Ingevolge het vierde lid houdt de burgemeester bij de toepassing van de in het derde lid, onder a, genoemde weigeringsgrond rekening met het karakter van de straat en de wijk, waarin het horecabedrijf is gelegen of zal zijn gelegen, de aard van het horecabedrijf en de spanning, waaraan het woonmilieu ter plaatse reeds blootstaat of bloot zal komen te staan door de exploitatie van het horecabedrijf.
Ingevolge artikel 31 van de Wet op de stads- en dorpsvernieuwing, voor zover thans van belang, strekt een stadsvernieuwingsplan tot behoud, herstel, verbetering, herindeling of sanering van het daarin begrepen gebied. Het wordt voor de toepassing van deze en andere wetten gelijkgesteld met een bestemmingsplan, als bedoeld in artikel 10 van de Wet op de Ruimtelijke Ordening.
Gelet op deze bepaling, begrijpt de Afdeling artikel 2.3.1.2., tweede lid, onder a, van de APV zo, dat onder bestemmingsplan tevens kan worden verstaan een geldend stadsvernieuwingsplan.
2.2. Ingevolge het ter plaatse geldende Stadsvernieuwingsplan Kern, gelezen in samenhang met de Herziening van de horecaregeling van het Stadsvernieuwingsplan Kern (hierna gezamenlijk: het stadsvernieuwingsplan) rust op het voorste deel van de gronden aan de [locatie 1] en [locatie 2] de bestemming "Detailhandel" en op het achterste deel de bestemming "Erven".
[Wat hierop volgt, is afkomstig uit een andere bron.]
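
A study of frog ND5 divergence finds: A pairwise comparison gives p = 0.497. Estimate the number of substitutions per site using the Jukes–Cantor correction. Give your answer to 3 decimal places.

d = −(3/4) ln(1 − 4p/3) = −0.75 ln(1 − 0.662667) = −0.75 ln(0.337333)
  = −0.75 × (-1.086685) = 0.815014 substitutions/site.

0.815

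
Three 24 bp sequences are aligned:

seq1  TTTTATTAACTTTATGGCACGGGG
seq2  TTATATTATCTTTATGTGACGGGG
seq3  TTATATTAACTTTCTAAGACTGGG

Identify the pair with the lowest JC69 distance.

seq1 and seq2

seq1–seq2: 4/24 differ, p = 0.167, d = 0.188.
seq1–seq3: 6/24 differ, p = 0.250, d = 0.304.
seq2–seq3: 5/24 differ, p = 0.208, d = 0.244.
The smallest distance is between seq1 and seq2.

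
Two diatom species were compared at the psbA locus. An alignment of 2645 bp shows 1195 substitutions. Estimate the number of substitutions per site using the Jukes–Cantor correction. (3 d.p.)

0.692

p = 1195/2645 ≈ 0.451796.
d = −(3/4) ln(1 − 4p/3) = −0.75 ln(1 − 0.602395) = −0.75 ln(0.397605)
  = −0.75 × (-0.922296) = 0.691722 substitutions/site.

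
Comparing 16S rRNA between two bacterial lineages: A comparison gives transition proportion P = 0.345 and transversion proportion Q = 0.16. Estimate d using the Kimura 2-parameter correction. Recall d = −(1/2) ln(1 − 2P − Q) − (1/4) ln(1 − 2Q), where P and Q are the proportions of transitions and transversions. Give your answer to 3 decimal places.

Under the Kimura two-parameter model, d = −½ ln(1 − 2P − Q) − ¼ ln(1 − 2Q).
1 − 2P − Q = 0.15, giving −½ ln(0.15) = 0.948560.
1 − 2Q = 0.68, giving −¼ ln(0.68) = 0.096416.
d = 0.948560 + 0.096416 = 1.044976.

1.045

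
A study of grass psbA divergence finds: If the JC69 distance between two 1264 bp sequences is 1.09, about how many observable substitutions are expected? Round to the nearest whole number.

Invert JC69: p = (3/4)(1 − e^(−4d/3)) = 0.75 × (1 − e^(-1.453333)) = 0.75 × (1 − 0.233790) = 0.574658.
Expected differing sites = pL ≈ 0.574658 × 1264 = 726.367712 ≈ 726.

726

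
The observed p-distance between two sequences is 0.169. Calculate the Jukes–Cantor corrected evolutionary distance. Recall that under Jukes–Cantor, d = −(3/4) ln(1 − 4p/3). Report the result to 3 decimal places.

0.191

d = −(3/4) ln(1 − 4p/3) = −0.75 ln(1 − 0.225333) = −0.75 ln(0.774667)
  = −0.75 × (-0.255322) = 0.191492 substitutions/site.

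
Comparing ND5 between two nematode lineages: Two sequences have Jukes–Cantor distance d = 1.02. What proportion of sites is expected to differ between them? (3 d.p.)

p = (3/4)(1 − e^(−4d/3)) = 0.75 × (1 − e^(-1.36)) = 0.75 × (1 − 0.256661) = 0.557504.

0.558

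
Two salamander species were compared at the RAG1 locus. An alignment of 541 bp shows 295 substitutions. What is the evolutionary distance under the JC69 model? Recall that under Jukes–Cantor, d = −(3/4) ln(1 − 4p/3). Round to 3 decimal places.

0.974

p = 295/541 ≈ 0.545287.
d = −(3/4) ln(1 − 4p/3) = −0.75 ln(1 − 0.727049) = −0.75 ln(0.272951)
  = −0.75 × (-1.298463) = 0.973847 substitutions/site.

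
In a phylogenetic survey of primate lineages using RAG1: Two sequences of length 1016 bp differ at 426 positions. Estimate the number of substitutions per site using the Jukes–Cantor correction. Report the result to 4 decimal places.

p = 426/1016 ≈ 0.419291.
d = −(3/4) ln(1 − 4p/3) = −0.75 ln(1 − 0.559055) = −0.75 ln(0.440945)
  = −0.75 × (-0.818835) = 0.614126 substitutions/site.

0.6141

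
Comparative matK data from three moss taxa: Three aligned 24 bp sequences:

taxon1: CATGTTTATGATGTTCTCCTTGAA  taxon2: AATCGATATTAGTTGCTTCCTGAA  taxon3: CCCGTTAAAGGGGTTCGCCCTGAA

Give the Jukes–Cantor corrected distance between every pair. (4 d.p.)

taxon1–taxon2: 10/24 sites differ → p ≈ 0.416667, d = −0.75 ln(1 − 0.555556) = 0.608198 ≈ 0.6082.
taxon1–taxon3: 8/24 sites differ → p ≈ 0.333333, d = −0.75 ln(1 − 0.444444) = 0.440839 ≈ 0.4408.
taxon2–taxon3: 14/24 sites differ → p ≈ 0.583333, d = −0.75 ln(1 − 0.777777) = 1.128055 ≈ 1.1281.

d(taxon1,taxon2) = 0.6082, d(taxon1,taxon3) = 0.4408, d(taxon2,taxon3) = 1.1281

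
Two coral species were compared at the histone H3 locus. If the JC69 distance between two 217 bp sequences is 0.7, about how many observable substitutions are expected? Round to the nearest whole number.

99

Invert JC69: p = (3/4)(1 − e^(−4d/3)) = 0.75 × (1 − e^(-0.933333)) = 0.75 × (1 − 0.393241) = 0.455069.
Expected differing sites = pL ≈ 0.455069 × 217 = 98.749973 ≈ 99.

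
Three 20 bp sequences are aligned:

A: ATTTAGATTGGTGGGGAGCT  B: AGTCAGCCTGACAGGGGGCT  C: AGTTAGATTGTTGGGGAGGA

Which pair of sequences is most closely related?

A–B: 8/20 differ, p = 0.400, d = 0.572.
A–C: 4/20 differ, p = 0.200, d = 0.233.
B–C: 9/20 differ, p = 0.450, d = 0.687.
The smallest distance is between A and C.

A and C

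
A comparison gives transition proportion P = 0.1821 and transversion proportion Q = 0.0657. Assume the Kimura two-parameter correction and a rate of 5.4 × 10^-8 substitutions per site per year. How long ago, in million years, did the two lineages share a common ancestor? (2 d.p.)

2.93

Under the Kimura two-parameter model, d = −½ ln(1 − 2P − Q) − ¼ ln(1 − 2Q).
1 − 2P − Q = 0.5701, giving −½ ln(0.5701) = 0.280972.
1 − 2Q = 0.8686, giving −¼ ln(0.8686) = 0.035218.
d = 0.280972 + 0.035218 = 0.316190.
Under a molecular clock d = 2μt, so t = d/(2μ) = 0.316190 / (2 × 5.4 × 10^-8) = 2.93 million years.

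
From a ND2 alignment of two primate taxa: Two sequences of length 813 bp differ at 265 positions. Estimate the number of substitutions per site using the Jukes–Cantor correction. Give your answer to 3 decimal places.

0.428

p = 265/813 ≈ 0.325953.
d = −(3/4) ln(1 − 4p/3) = −0.75 ln(1 − 0.434604) = −0.75 ln(0.565396)
  = −0.75 × (-0.570229) = 0.427672 substitutions/site.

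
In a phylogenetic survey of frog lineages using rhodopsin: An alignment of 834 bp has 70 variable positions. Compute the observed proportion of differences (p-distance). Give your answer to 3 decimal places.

0.084

p = 70/834 = 0.083932… ≈ 0.084 (to 3 d.p.).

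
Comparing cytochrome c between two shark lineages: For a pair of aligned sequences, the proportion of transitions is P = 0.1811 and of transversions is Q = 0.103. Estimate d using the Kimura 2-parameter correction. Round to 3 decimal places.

0.371

Under the Kimura two-parameter model, d = −½ ln(1 − 2P − Q) − ¼ ln(1 − 2Q).
1 − 2P − Q = 0.5348, giving −½ ln(0.5348) = 0.312931.
1 − 2Q = 0.794, giving −¼ ln(0.794) = 0.057668.
d = 0.312931 + 0.057668 = 0.370599.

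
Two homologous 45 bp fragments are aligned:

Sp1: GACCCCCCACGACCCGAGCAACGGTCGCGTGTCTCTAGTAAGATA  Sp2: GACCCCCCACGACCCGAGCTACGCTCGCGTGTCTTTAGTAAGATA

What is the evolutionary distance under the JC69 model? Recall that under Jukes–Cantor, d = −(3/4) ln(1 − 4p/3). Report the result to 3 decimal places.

0.070

The sequences differ at 3 of 45 sites (20, 24, 35), so p = 3/45 ≈ 0.066667.
d = −(3/4) ln(1 − 4p/3) = −0.75 ln(1 − 0.088889) = −0.75 ln(0.911111)
  = −0.75 × (-0.093091) = 0.069818 substitutions/site.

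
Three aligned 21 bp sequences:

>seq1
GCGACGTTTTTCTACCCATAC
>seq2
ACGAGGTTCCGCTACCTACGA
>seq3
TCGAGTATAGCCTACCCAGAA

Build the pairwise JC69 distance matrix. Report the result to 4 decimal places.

seq1–seq2: 9/21 sites differ → p ≈ 0.428571, d = −0.75 ln(1 − 0.571428) = 0.635472 ≈ 0.6355.
seq1–seq3: 9/21 sites differ → p ≈ 0.428571, d = −0.75 ln(1 − 0.571428) = 0.635472 ≈ 0.6355.
seq2–seq3: 9/21 sites differ → p ≈ 0.428571, d = −0.75 ln(1 − 0.571428) = 0.635472 ≈ 0.6355.

d(seq1,seq2) = 0.6355, d(seq1,seq3) = 0.6355, d(seq2,seq3) = 0.6355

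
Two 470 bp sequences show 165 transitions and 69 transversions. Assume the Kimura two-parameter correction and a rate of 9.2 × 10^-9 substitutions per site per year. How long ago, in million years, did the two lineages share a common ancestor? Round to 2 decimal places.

56.08

P = 165/470 ≈ 0.351064 and Q = 69/470 ≈ 0.146809.
Under the Kimura two-parameter model, d = −½ ln(1 − 2P − Q) − ¼ ln(1 − 2Q).
1 − 2P − Q = 0.151063, giving −½ ln(0.151063) = 0.945029.
1 − 2Q = 0.706382, giving −¼ ln(0.706382) = 0.086900.
d = 0.945029 + 0.086900 = 1.031929.
Under a molecular clock d = 2μt, so t = d/(2μ) = 1.031929 / (2 × 9.2 × 10^-9) = 56.08 million years.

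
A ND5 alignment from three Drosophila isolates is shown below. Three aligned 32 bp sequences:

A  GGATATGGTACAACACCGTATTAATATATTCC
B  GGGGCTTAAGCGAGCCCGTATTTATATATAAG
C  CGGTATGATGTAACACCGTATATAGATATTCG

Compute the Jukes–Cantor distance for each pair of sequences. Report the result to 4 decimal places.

d(A,B) = 0.6566, d(A,C) = 0.3525, d(B,C) = 0.5851

A–B: 14/32 sites differ → p = 0.4375, d = −0.75 ln(1 − 0.583333) = 0.656601 ≈ 0.6566.
A–C: 9/32 sites differ → p = 0.28125, d = −0.75 ln(1 − 0.375) = 0.352503 ≈ 0.3525.
B–C: 13/32 sites differ → p = 0.40625, d = −0.75 ln(1 − 0.541667) = 0.585119 ≈ 0.5851.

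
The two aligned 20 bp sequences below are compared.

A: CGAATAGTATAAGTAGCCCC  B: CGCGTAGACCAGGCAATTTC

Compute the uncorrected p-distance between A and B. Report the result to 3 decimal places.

0.550

The sequences differ at 11 of 20 positions.
p = 11/20 = 0.550.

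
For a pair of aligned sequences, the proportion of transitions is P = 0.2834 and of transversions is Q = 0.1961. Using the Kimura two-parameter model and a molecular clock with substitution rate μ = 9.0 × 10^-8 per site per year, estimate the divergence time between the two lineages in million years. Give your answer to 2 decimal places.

Under the Kimura two-parameter model, d = −½ ln(1 − 2P − Q) − ¼ ln(1 − 2Q).
1 − 2P − Q = 0.2371, giving −½ ln(0.2371) = 0.719637.
1 − 2Q = 0.6078, giving −¼ ln(0.6078) = 0.124477.
d = 0.719637 + 0.124477 = 0.844114.
Under a molecular clock d = 2μt, so t = d/(2μ) = 0.844114 / (2 × 9.0 × 10^-8) = 4.69 million years.

4.69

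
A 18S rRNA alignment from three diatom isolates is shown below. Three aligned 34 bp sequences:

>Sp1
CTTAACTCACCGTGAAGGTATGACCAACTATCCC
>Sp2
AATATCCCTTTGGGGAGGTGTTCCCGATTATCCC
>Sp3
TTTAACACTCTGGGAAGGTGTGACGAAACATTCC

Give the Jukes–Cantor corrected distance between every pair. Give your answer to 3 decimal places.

d(Sp1,Sp2) = 0.597, d(Sp1,Sp3) = 0.373, d(Sp2,Sp3) = 0.535

Sp1–Sp2: 14/34 sites differ → p ≈ 0.411765, d = −0.75 ln(1 − 0.54902) = 0.597249 ≈ 0.597.
Sp1–Sp3: 10/34 sites differ → p ≈ 0.294118, d = −0.75 ln(1 − 0.392157) = 0.373379 ≈ 0.373.
Sp2–Sp3: 13/34 sites differ → p ≈ 0.382353, d = −0.75 ln(1 − 0.509804) = 0.534712 ≈ 0.535.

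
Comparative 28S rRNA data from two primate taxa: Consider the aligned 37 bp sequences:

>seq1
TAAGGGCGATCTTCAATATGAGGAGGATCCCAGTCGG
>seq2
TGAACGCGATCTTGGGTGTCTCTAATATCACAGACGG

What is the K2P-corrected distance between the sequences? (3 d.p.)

0.586

Of 37 sites, 6 differences are transitions and 9 are transversions, so P = 6/37 ≈ 0.162162 and Q = 9/37 ≈ 0.243243.
Under the Kimura two-parameter model, d = −½ ln(1 − 2P − Q) − ¼ ln(1 − 2Q).
1 − 2P − Q = 0.432433, giving −½ ln(0.432433) = 0.419164.
1 − 2Q = 0.513514, giving −¼ ln(0.513514) = 0.166619.
d = 0.419164 + 0.166619 = 0.585783.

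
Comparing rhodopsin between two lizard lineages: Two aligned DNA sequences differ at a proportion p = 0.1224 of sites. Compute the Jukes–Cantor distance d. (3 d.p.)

0.134

d = −(3/4) ln(1 − 4p/3) = −0.75 ln(1 − 0.1632) = −0.75 ln(0.8368)
  = −0.75 × (-0.178170) = 0.133628 substitutions/site.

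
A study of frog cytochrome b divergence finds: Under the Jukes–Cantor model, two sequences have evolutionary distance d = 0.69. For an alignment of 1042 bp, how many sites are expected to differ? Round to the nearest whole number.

470

Invert JC69: p = (3/4)(1 − e^(−4d/3)) = 0.75 × (1 − e^(-0.92)) = 0.75 × (1 − 0.398519) = 0.451111.
Expected differing sites = pL ≈ 0.451111 × 1042 = 470.057662 ≈ 470.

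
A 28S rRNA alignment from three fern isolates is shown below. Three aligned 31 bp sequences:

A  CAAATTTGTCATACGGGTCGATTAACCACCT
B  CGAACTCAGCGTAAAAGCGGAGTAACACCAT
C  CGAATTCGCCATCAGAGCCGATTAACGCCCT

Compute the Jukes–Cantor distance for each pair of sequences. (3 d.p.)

A–B: 15/31 sites differ → p ≈ 0.483871, d = −0.75 ln(1 − 0.645161) = 0.777068 ≈ 0.777.
A–C: 9/31 sites differ → p ≈ 0.290323, d = −0.75 ln(1 − 0.387097) = 0.367161 ≈ 0.367.
B–C: 10/31 sites differ → p ≈ 0.322581, d = −0.75 ln(1 − 0.430108) = 0.421731 ≈ 0.422.

d(A,B) = 0.777, d(A,C) = 0.367, d(B,C) = 0.422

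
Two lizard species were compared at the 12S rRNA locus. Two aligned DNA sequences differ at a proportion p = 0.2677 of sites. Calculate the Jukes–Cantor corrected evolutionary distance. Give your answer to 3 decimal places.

0.331

d = −(3/4) ln(1 − 4p/3) = −0.75 ln(1 − 0.356933) = −0.75 ln(0.643067)
  = −0.75 × (-0.441506) = 0.331130 substitutions/site.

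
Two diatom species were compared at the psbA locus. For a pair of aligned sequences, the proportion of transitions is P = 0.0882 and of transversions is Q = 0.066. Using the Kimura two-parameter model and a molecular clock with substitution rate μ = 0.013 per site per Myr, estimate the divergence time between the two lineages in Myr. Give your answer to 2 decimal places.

Under the Kimura two-parameter model, d = −½ ln(1 − 2P − Q) − ¼ ln(1 − 2Q).
1 − 2P − Q = 0.7576, giving −½ ln(0.7576) = 0.138800.
1 − 2Q = 0.868, giving −¼ ln(0.868) = 0.035391.
d = 0.138800 + 0.035391 = 0.174191.
Under a molecular clock d = 2μt, so t = d/(2μ) = 0.174191 / (2 × 0.013) = 6.70 Myr.

6.70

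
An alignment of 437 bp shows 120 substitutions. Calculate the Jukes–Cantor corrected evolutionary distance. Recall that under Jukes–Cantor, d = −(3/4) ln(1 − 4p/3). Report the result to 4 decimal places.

p = 120/437 ≈ 0.2746.
d = −(3/4) ln(1 − 4p/3) = −0.75 ln(1 − 0.366133) = −0.75 ln(0.633867)
  = −0.75 × (-0.455916) = 0.341937 substitutions/site.

0.3419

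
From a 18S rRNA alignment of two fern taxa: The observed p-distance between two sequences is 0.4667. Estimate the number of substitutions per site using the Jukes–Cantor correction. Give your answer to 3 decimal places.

0.730

d = −(3/4) ln(1 − 4p/3) = −0.75 ln(1 − 0.622267) = −0.75 ln(0.377733)
  = −0.75 × (-0.973568) = 0.730176 substitutions/site.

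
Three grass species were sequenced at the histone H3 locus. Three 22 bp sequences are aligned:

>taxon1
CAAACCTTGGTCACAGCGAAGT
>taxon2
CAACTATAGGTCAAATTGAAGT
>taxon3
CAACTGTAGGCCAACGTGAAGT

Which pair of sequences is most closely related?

taxon1–taxon2: 7/22 differ, p = 0.318, d = 0.414.
taxon1–taxon3: 8/22 differ, p = 0.364, d = 0.497.
taxon2–taxon3: 4/22 differ, p = 0.182, d = 0.208.
The smallest distance is between taxon2 and taxon3.

taxon2 and taxon3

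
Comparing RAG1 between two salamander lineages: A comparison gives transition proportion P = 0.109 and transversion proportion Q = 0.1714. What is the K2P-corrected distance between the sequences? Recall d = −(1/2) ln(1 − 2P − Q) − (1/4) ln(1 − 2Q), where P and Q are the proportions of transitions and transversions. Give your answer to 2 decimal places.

Under the Kimura two-parameter model, d = −½ ln(1 − 2P − Q) − ¼ ln(1 − 2Q).
1 − 2P − Q = 0.6106, giving −½ ln(0.6106) = 0.246657.
1 − 2Q = 0.6572, giving −¼ ln(0.6572) = 0.104942.
d = 0.246657 + 0.104942 = 0.351599.

0.35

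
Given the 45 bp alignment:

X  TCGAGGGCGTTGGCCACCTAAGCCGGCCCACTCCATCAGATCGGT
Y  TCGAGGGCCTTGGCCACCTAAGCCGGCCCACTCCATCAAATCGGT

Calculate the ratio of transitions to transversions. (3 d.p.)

Transitions are A↔G and C↔T; transversions are all other mismatches.
Transitions: 1. Transversions: 1.
R = 1/1 = 1.000.

1.000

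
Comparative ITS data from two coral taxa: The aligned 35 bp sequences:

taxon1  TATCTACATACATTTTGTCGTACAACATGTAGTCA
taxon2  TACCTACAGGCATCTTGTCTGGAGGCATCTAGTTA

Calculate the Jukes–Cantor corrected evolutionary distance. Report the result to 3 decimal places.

The sequences differ at 12 of 35 sites, so p = 12/35 ≈ 0.342857.
d = −(3/4) ln(1 − 4p/3) = −0.75 ln(1 − 0.457143) = −0.75 ln(0.542857)
  = −0.75 × (-0.610909) = 0.458182 substitutions/site.

0.458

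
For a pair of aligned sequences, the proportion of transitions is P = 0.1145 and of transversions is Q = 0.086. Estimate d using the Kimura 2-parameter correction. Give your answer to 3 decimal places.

Under the Kimura two-parameter model, d = −½ ln(1 − 2P − Q) − ¼ ln(1 − 2Q).
1 − 2P − Q = 0.685, giving −½ ln(0.685) = 0.189168.
1 − 2Q = 0.828, giving −¼ ln(0.828) = 0.047186.
d = 0.189168 + 0.047186 = 0.236354.

0.236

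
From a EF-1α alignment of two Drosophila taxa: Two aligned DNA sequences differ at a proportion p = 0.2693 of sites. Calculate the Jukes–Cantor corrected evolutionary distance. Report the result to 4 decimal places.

d = −(3/4) ln(1 − 4p/3) = −0.75 ln(1 − 0.359067) = −0.75 ln(0.640933)
  = −0.75 × (-0.444830) = 0.333623 substitutions/site.

0.3336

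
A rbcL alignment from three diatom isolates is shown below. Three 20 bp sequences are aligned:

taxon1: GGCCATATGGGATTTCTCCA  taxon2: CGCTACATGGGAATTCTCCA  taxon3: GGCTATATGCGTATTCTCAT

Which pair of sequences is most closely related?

taxon1 and taxon2

taxon1–taxon2: 4/20 differ, p = 0.200, d = 0.233.
taxon1–taxon3: 6/20 differ, p = 0.300, d = 0.383.
taxon2–taxon3: 6/20 differ, p = 0.300, d = 0.383.
The smallest distance is between taxon1 and taxon2.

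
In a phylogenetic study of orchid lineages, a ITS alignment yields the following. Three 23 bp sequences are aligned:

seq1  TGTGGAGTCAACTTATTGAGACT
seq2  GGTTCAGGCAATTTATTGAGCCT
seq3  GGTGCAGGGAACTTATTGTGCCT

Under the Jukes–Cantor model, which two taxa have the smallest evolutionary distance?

seq2 and seq3

seq1–seq2: 6/23 differ, p = 0.261, d = 0.321.
seq1–seq3: 6/23 differ, p = 0.261, d = 0.321.
seq2–seq3: 4/23 differ, p = 0.174, d = 0.198.
The smallest distance is between seq2 and seq3.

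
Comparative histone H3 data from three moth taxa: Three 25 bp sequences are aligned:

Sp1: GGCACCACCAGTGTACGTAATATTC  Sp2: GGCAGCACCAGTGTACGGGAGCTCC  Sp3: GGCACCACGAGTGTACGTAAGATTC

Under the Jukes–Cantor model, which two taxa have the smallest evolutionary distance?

Sp1–Sp2: 6/25 differ, p = 0.240, d = 0.289.
Sp1–Sp3: 2/25 differ, p = 0.080, d = 0.085.
Sp2–Sp3: 6/25 differ, p = 0.240, d = 0.289.
The smallest distance is between Sp1 and Sp3.

Sp1 and Sp3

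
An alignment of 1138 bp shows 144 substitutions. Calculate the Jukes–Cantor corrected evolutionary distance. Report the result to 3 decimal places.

0.139

p = 144/1138 ≈ 0.126538.
d = −(3/4) ln(1 − 4p/3) = −0.75 ln(1 − 0.168717) = −0.75 ln(0.831283)
  = −0.75 × (-0.184785) = 0.138589 substitutions/site.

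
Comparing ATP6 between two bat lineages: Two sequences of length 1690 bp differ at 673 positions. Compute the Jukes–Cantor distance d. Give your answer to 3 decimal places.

p = 673/1690 ≈ 0.398225.
d = −(3/4) ln(1 − 4p/3) = −0.75 ln(1 − 0.530967) = −0.75 ln(0.469033)
  = −0.75 × (-0.757082) = 0.567812 substitutions/site.

0.568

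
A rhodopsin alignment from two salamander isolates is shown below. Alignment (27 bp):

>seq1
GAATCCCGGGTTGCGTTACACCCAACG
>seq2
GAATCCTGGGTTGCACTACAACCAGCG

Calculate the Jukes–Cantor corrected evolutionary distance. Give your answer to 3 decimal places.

0.213

The sequences differ at 5 of 27 sites (7, 15, 16, 21, 25), so p = 5/27 ≈ 0.185185.
d = −(3/4) ln(1 − 4p/3) = −0.75 ln(1 − 0.246913) = −0.75 ln(0.753087)
  = −0.75 × (-0.283575) = 0.212681 substitutions/site.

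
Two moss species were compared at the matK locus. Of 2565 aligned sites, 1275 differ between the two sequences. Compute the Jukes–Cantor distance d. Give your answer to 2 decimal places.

p = 1275/2565 ≈ 0.497076.
d = −(3/4) ln(1 − 4p/3) = −0.75 ln(1 − 0.662768) = −0.75 ln(0.337232)
  = −0.75 × (-1.086984) = 0.815238 substitutions/site.

0.82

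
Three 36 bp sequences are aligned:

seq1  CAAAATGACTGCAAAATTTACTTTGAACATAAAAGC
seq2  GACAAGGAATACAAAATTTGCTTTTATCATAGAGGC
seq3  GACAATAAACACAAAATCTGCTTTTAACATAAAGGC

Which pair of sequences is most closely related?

seq1–seq2: 10/36 differ, p = 0.278, d = 0.347.
seq1–seq3: 10/36 differ, p = 0.278, d = 0.347.
seq2–seq3: 6/36 differ, p = 0.167, d = 0.188.
The smallest distance is between seq2 and seq3.

seq2 and seq3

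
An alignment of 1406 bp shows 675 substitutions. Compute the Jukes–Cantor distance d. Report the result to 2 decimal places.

0.77

p = 675/1406 ≈ 0.480085.
d = −(3/4) ln(1 − 4p/3) = −0.75 ln(1 − 0.640113) = −0.75 ln(0.359887)
  = −0.75 × (-1.021965) = 0.766474 substitutions/site.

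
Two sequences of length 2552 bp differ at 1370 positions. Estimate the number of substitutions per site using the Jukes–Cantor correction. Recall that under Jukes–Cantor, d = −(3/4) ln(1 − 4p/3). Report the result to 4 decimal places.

p = 1370/2552 ≈ 0.536834.
d = −(3/4) ln(1 − 4p/3) = −0.75 ln(1 − 0.715779) = −0.75 ln(0.284221)
  = −0.75 × (-1.258003) = 0.943502 substitutions/site.

0.9435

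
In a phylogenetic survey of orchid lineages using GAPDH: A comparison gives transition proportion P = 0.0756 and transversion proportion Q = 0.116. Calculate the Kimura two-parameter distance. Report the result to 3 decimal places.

0.221

Under the Kimura two-parameter model, d = −½ ln(1 − 2P − Q) − ¼ ln(1 − 2Q).
1 − 2P − Q = 0.7328, giving −½ ln(0.7328) = 0.155441.
1 − 2Q = 0.768, giving −¼ ln(0.768) = 0.065991.
d = 0.155441 + 0.065991 = 0.221432.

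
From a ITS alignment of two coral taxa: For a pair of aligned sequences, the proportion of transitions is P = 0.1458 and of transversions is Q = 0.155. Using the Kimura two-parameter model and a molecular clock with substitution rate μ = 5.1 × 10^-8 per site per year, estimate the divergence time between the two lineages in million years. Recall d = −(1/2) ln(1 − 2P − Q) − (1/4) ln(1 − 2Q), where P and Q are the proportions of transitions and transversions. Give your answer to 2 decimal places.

3.81

Under the Kimura two-parameter model, d = −½ ln(1 − 2P − Q) − ¼ ln(1 − 2Q).
1 − 2P − Q = 0.5534, giving −½ ln(0.5534) = 0.295837.
1 − 2Q = 0.69, giving −¼ ln(0.69) = 0.092766.
d = 0.295837 + 0.092766 = 0.388603.
Under a molecular clock d = 2μt, so t = d/(2μ) = 0.388603 / (2 × 5.1 × 10^-8) = 3.81 million years.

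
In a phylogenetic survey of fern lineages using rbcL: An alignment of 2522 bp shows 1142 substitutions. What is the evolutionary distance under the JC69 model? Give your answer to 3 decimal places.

0.694

p = 1142/2522 ≈ 0.452815.
d = −(3/4) ln(1 − 4p/3) = −0.75 ln(1 − 0.603753) = −0.75 ln(0.396247)
  = −0.75 × (-0.925718) = 0.694289 substitutions/site.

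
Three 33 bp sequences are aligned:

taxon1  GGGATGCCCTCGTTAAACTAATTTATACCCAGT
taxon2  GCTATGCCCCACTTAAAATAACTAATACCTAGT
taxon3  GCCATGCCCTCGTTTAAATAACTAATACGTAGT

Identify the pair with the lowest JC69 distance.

taxon1–taxon2: 9/33 differ, p = 0.273, d = 0.339.
taxon1–taxon3: 8/33 differ, p = 0.242, d = 0.293.
taxon2–taxon3: 6/33 differ, p = 0.182, d = 0.208.
The smallest distance is between taxon2 and taxon3.

taxon2 and taxon3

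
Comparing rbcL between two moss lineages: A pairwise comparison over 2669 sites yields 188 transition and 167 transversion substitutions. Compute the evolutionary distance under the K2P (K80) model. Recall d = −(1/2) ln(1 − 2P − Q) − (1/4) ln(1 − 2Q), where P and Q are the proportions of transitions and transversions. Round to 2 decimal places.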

Ingevolge artikel 10 van het stadsvernieuwingsplan zijn de als "Detailhandel" aangewezen gronden bestemd voor gebouwen ten behoeve van detailhandel en daarbij behorende of daaraan verwante dienstverlening, niet zijnde horecabedrijven, alsmede ten behoeve van wonen, met bij een en ander behorende andere bouwwerken en andere werken.
Ingevolge artikel 11, voor zover thans van belang, is het college van burgemeester en wethouders bevoegd om vrijstelling te verlenen van het bepaalde in artikel 10, ten behoeve van het gebruiken van gronden en opstallen voor horeca-a en/of horeca-b-bedrijven voor zover het betreft gronden en opstallen behorend tot een horecazone zoals die is aangegeven op de bij het plan behorende zoneringskaart.
Ingevolge artikel 30 zijn de als "Erven" aangewezen gronden bestemd voor binnenplaatsen en tuinen, en voor het behoud en herstel van op de plankaart als zodanig aangeduide bomen.
Ingevolge artikel 31 mogen op of in deze gronden uitsluitend worden gebouwd andere bouwwerken en niet voor bewoning bestemde gebouwen, welke een gebruikseenheid vormen met en dienstbaar zijn aan bebouwing binnen onmiddellijk aan deze gronden grenzende bebouwingsvlakken, zoals opslag-, hobby- en praktijkruimten. Voor het bouwen gelden enkele eisen inzake de toegestane oppervlakte.
2.3. [appellant] bestrijdt allereerst het oordeel van de rechtbank dat de aanwezigheid van een horeca-inrichting in de panden aan de [locatie 1] en [locatie 2] niet in strijd is met het stadsvernieuwingsplan. Hij betoogt hiertoe dat de vrijstelling die is verleend enkel kan gelden voor de gronden met de bestemming "Detailhandel" en de bebouwing op deze gronden en niet voor de gronden met de bestemming "Erven" en de bebouwing op deze gronden. Volgens [appellant] kan de vrijstelling niet zo geïnterpreteerd worden dat deze geldt voor de gehele bebouwing.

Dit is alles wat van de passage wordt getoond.